On the 20th of July of 1810, the Creoles of Bogota—then known as Santa Fe—had the last straw; the uppity Spanish ruling class made its last mistake. The mistake was to refuse to lend the Creoles a small, elaborate, porcelain flower vase for a welcome party. It is believed the occasion was just an excuse used by the Creoles to pick a fight. And it worked. As a result of this curious incident came the act of rebellion and the declaration of independence.
The Creoles might have smashed the vase had they got their hands on it. Thanks to the scruples of its Spanish owner, the vase survived. So did the house in which it was found, an old one on the corner of the main square in the center of Bogota. There you’ll find a museum where you can learn more details than you ever wanted to know about any one vase, gaze with uninterrupted awe at said artifact, see what the building housing said relic is like, what the chaps looked like who were variously involved in those events, what kind of liquor bottles they kept, surviving spoons, belts (there is something odd about the belts; they keep popping up in unexpected places), swords, daggers, chairs and maps—drawings and paintings of Bogota in that epochal epoch.

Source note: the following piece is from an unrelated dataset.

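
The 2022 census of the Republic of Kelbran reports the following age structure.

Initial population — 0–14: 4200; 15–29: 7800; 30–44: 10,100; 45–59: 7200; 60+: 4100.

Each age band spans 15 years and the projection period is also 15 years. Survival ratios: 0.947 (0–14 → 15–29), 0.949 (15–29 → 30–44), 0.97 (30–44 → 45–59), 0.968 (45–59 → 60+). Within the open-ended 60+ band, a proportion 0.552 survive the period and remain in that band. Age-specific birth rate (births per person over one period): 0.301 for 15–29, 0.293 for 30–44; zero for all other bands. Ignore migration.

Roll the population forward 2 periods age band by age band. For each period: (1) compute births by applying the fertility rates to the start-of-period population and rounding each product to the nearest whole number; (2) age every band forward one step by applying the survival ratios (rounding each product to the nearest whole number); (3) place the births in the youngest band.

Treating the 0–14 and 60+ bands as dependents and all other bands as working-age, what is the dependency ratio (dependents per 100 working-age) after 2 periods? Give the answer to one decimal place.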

A brief museum, the house itself is worth noticing, worth imagining what life in such a place must have been like, what our lives would be like if we designed our living spaces on such patterns with fountains, gardens, balconies and cloisters. There is a certain damp smell these old houses with thick walls, heavy, tiled floors, low ceilings and exposed wooden beams and balconies preserve: the smell of an old way of life, and an interesting part of the museum. There is also a settled atmosphere in such and old place, as if it has worn time around itself by being there so long.
Two rooms deserve special mention, just because you don’t expect them: the first is the room dedicated to the figure of Santa Librada, a sort of Catholic statue of liberty. The figure is not large, and it is the figure of a crucified woman. The room tells the history of this relic, its veneration, and some of the associations from which this baptized patron of liberty arose. The second room worth special notice is the room dedicated to Antonio Nariño. Nariño was a Jacobin of great influence in the Colombian revolution. He inspired, led, contended, did time in jail—in short, was for liberty all his life. He is also known as the father of Colombian political journalism. You will find family artifacts, sword, epaulettes, and other such paraphernalia—excluding his belt, however—there on view, including a large painting.
Colombia has many interesting, fraught epochs; from the time of the conquest till today these have been occurring pretty much serially and without interruption. This museum in the heart of the old city preserves one of the many altercations, one of the happier ones in the end. For 3,000 COPs you can enjoy all nine rooms at your leisure.